FR-V (microprocessor)

Summary
The Fujitsu FR-V (Fujitsu RISC-VLIW) is one of the very few processors ever able to process both a very long instruction word (VLIW) and vector processor instructions at the same time, increasing throughput with high parallel computing while increasing performance per watt and hardware efficiency. The family was presented in 1999. Its design was influenced by the VPP500/5000 models of the Fujitsu VP/2000 vector processor supercomputer line. Featuring a 1–8 way very long instruction word (VLIW, Multiple Instruction Multiple Data (MIMD), up to 256 bit) instruction set it additionally uses a 4-way single instruction, multiple data (SIMD) vector processor core. A 32-bit RISC instruction set in the superscalar core is combined with most variants integrating a dual 16-bit media processor also in VLIW and vector architecture. Each processor core is superpipelined as well as 4-unit superscalar. A typical integrated circuit integrates a system on a chip and further multiplies speed by integrating multiple cores. Due to the very low power requirements it is a solution even for battery-powered applications. The family started with the FR-500, includes FR-300, FR-400, FR-450, FR-550 and FR1000 architecture 32-bit processors, can run Linux, RTLinux, VxWorks, eCos, or ITRON and is also supported by the Softune Integrated development environment and the GNU Compiler Collection or GNUPro.
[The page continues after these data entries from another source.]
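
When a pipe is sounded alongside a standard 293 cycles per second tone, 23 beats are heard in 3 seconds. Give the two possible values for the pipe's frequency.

285.3333 Hz or 300.6667 Hz

Beat frequency = 23/3 = 7.6667 Hz.
|f − 293| = 7.6667, so f = 293 ± 7.6667.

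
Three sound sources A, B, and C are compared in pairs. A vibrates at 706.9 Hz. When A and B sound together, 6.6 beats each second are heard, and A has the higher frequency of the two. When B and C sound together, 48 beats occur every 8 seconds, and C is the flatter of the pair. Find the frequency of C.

B is below A, so f_B = 706.9 − 6.6 = 700.3 Hz.
B–C: Beat frequency = 48/8 = 6 Hz.
C is below B, so f_C = 700.3 − 6 = 694.3 Hz.

694.3 Hz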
It is often used for or video processing with most variants including a dual 16-bit media-processor. The 2005 presented FR1000 uses a core with 8-way 256-bit VLIW (MIMD) filling its superpipeline as well as a 4-unit superscalar architecture (Integer (ALU)-, Floating-point- and two media-processor-units), further increasing its peak performance of each core to up to 28 instructions per clock cycle. Like other VLIW-architectures 1 way is needed to load the next 256-bit instruction: 7-ways usable. Due to the used 4-way single instruction, multiple data (SIMD) vector processor-core, it counts to up to 112 data-operations per cycle and core.